Spring Clean Your Financial Robots
In this case, we’re talking about all those regular spends that go out of your accounts automatically every month. Direct debits and standing orders are easy to set up, and equally easy to forget – even when they’re no longer relevant.
It’s a little task you can do without even leaving the house, and something you can get started on right this minute.
Go through all your accounts, bank, and credit cards, and stop the subscriptions, memberships and product insurances that aren’t giving you any benefit any longer.
Review your TV, film, magazine, mobile and gym subscriptions. Do you really get your full money’s worth? Can you get the same benefits by paying as you go? This is especially relevant on things like subscription box spending, with one report reckoning the average person spends over £500 annually.
So be ruthlessly honest and stop paying for things that aren’t really making life better.
Overhaul Your Food/Grocery Spend
Convenience is a glorious thing, and without it we’d never keep up with all the demands of our current over-busy lifestyle. But convenience costs, and often it’s the convenience of habit that keeps us stuck in a spending routine. Rethinking how you approach spending on food is another strategy you can put into immediate effect without it causing more than a ripple in your lifestyle.

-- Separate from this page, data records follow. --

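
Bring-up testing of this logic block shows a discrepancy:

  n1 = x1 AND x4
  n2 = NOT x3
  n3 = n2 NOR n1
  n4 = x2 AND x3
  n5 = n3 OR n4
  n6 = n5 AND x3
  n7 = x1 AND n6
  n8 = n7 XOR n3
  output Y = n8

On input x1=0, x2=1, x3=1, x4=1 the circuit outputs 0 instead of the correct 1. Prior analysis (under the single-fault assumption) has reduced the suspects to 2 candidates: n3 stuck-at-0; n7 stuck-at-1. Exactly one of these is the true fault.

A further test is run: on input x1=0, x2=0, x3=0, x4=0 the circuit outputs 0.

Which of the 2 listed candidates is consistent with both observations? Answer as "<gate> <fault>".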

Seemingly small things, like always buying lunch out on a working day, can add a substantial amount to the weekly outlay. Of course, it’s great to go out for lunch, but would you really suffer if you didn’t do it every day? And wouldn’t it be possible to take a packed lunch out to a park or sunny bench when the weather’s good? Picnics are not just for holidays.

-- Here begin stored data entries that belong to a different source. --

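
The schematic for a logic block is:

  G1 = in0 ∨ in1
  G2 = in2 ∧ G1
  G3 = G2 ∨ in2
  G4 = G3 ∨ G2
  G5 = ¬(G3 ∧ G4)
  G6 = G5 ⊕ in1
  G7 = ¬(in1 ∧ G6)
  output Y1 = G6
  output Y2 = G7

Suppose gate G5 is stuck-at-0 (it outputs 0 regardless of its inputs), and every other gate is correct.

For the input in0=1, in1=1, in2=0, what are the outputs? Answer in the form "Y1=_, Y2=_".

Propagate with G5 forced: G1=1, G2=0, G3=0, G4=0, G5=0 [stuck-at-0], G6=1, G7=0.
So the outputs are Y1=1, Y2=0. (Without the fault they would be Y1=0, Y2=1.)

Y1=1, Y2=0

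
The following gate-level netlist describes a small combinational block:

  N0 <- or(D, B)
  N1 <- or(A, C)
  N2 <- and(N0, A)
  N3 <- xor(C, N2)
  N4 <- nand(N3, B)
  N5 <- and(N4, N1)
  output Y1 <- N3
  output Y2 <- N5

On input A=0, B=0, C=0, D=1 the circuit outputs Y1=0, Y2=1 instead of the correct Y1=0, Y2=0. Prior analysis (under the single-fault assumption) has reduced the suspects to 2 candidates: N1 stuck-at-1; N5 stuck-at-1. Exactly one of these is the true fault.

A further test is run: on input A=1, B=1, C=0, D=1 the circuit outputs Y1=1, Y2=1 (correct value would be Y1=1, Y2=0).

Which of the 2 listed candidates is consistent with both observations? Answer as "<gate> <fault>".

Evaluate each candidate on input A=1, B=1, C=0, D=1:
  N1 stuck-at-1: N0=1, N1=1 [stuck-at-1], N2=1, N3=1, N4=0, N5=0 → Y1=1, Y2=0 — eliminated
  N5 stuck-at-1: N0=1, N1=1, N2=1, N3=1, N4=0, N5=1 [stuck-at-1] → Y1=1, Y2=1 — matches
Only N5 stuck-at-1 reproduces the observed Y1=1, Y2=1.

N5 stuck-at-1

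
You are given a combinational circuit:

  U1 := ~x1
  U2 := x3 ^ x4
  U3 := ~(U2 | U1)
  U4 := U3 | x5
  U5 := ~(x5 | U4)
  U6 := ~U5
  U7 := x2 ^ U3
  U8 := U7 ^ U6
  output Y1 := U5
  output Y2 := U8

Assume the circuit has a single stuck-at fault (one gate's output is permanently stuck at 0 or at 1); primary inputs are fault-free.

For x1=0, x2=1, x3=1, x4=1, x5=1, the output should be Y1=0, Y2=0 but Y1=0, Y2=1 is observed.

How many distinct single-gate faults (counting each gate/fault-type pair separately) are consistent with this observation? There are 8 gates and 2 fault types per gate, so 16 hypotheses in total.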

Grocery shopping is another area where convenience can cost more. Spending a few minutes making a meal plan, creating a list of what you need to prepare those meals, then sticking to it when you’re in the shop, can really help curb impulse buying in the supermarket. There’s an environment benefit too, since we’d waste a lot less food if more people did this.
Likewise, changing the time of day you shop can have quite an impact. Late on weekdays is a good time, as this is the time supermarkets start discounting items with shorter shelf lives. The food is still good, but usually needs eating within the next few days. Since you’re shopping to a plan, that won’t be a problem.
Track Your Income and Expense
This one takes a little longer to see the benefit but can reveal some surprising information over a month or two. Based on professional accounting systems, it’s an easy way to get a better handle on how money flows through your accounts.
You just need a notebook (or a spreadsheet page) and four columns:
- Date – when the transaction happened.
- Item – what you bought or earned – wages go here too.
- Cost – what you paid (be it cash or standing order) or earned.
- Balance – add or subtract amounts for other columns and put the new total in this column for a running account of money available.
Standing orders or direct debits can be entered in the columns straight away because you know they’ll happen. Start the balance column off with the current balance from your bank statement, then go from there.
The act of writing down everything you buy makes spending a mindful activity. If you find it a chore, you don’t have to keep it up for a lifetime since just a month or two is enough to make you completely aware of your spending habits.
And if you find it an empowering exercise, it might even lead you to a new, lucrative career in accounting (which you can learn online), and having more coming in would definitely help with ongoing budgeting.
However you do it, figuring out your personal best way of mastering your finances puts you in control. And that’s always a good thing.